I’ve been seeing lots of posts regarding a phenomenon called Autumn Anxiety, so named by a therapist in Wales, Ginny Scully, who was seeing a lot of patients with similar symptoms this time of year. It’s attributed to the crush of responsibility that a lot of people feel when summer ends and the “real world” comes crashing back in. Some say it has to do with the shortened days and a feeling of anticipation but they can’t quite pinpoint what they are anticipating. There are lots of articles online with decent advice for dealing with this but none of them address the thing I think is partially at fault here.
There is a primal part of us that is still very much at work in our lives. It is the animal part of us that we like to pretend doesn’t exist. The fear response we have to perceived threats dates all the way back deep into prehistory; to prelanguage days actually. It’s function is to keep you alive by warning you of dangers. The brain of a modern human still has this fear response because it worked so well for our ancestors that they passed it down to us.
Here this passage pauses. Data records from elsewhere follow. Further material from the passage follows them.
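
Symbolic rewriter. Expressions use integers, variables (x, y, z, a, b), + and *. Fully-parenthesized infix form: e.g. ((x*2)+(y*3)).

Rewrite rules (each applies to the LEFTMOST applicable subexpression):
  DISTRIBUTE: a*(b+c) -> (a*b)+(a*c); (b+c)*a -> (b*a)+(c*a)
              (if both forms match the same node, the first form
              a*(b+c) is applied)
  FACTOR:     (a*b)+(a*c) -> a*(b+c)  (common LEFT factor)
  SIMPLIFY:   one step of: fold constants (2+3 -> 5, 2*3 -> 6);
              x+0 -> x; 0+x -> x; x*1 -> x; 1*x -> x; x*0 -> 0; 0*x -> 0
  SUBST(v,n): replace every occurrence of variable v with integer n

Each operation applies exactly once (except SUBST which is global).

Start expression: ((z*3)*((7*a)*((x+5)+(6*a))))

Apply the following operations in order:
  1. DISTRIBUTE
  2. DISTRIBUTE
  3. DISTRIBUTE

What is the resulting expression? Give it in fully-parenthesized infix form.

Answer: (((z*3)*(((7*a)*x)+((7*a)*5)))+((z*3)*((7*a)*(6*a))))

Derivation:
Start: ((z*3)*((7*a)*((x+5)+(6*a))))
Apply DISTRIBUTE at R (target: ((7*a)*((x+5)+(6*a)))): ((z*3)*((7*a)*((x+5)+(6*a)))) -> ((z*3)*(((7*a)*(x+5))+((7*a)*(6*a))))
Apply DISTRIBUTE at root (target: ((z*3)*(((7*a)*(x+5))+((7*a)*(6*a))))): ((z*3)*(((7*a)*(x+5))+((7*a)*(6*a)))) -> (((z*3)*((7*a)*(x+5)))+((z*3)*((7*a)*(6*a))))
Apply DISTRIBUTE at LR (target: ((7*a)*(x+5))): (((z*3)*((7*a)*(x+5)))+((z*3)*((7*a)*(6*a)))) -> (((z*3)*(((7*a)*x)+((7*a)*5)))+((z*3)*((7*a)*(6*a))))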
Yay! It’s a wonderful thing when it keeps us from getting killed by a bear or burning ourselves in a fire. It’s when this response is triggered by things that aren’t really dangerous that we have problems. This sometimes manifests as anxiety.
With the changing weather comes the end of the harvest. For thousands of years this was the time of year that our ancestors either put by enough food for the coming winter or they didn’t. They knew that a bad growing season meant a hard winter. If, in February, they were out of onions, that was that. There was no supermarket to run to. The shortening days meant time was running out to put away grain for the coming months. It meant that they had only a few more weeks before the frost and freezes drove them indoors and they had to be prepared for whatever might come so they could survive the winter. Our ancestors operated like this for millennia. It had to have a lasting effect on our human psyche.
In the modern world we have outsourced almost all our basic needs. We don’t hunt, gather, build our own homes, sew our own clothes, chop our own wood; at least most of us don’t. Some of us do these things as hobbies now. We work for money to pay others to do these things for us because they can do it more effectively for the most part. But deep in our brains is the primal us. The part that knows that winter can kill you. The part that knows we didn’t grow any food this year. That ancient relic from our ancestors is triggered when the days get shorter and the air gets colder. I think acknowledging this instinctual response to the season is helpful in handling the change.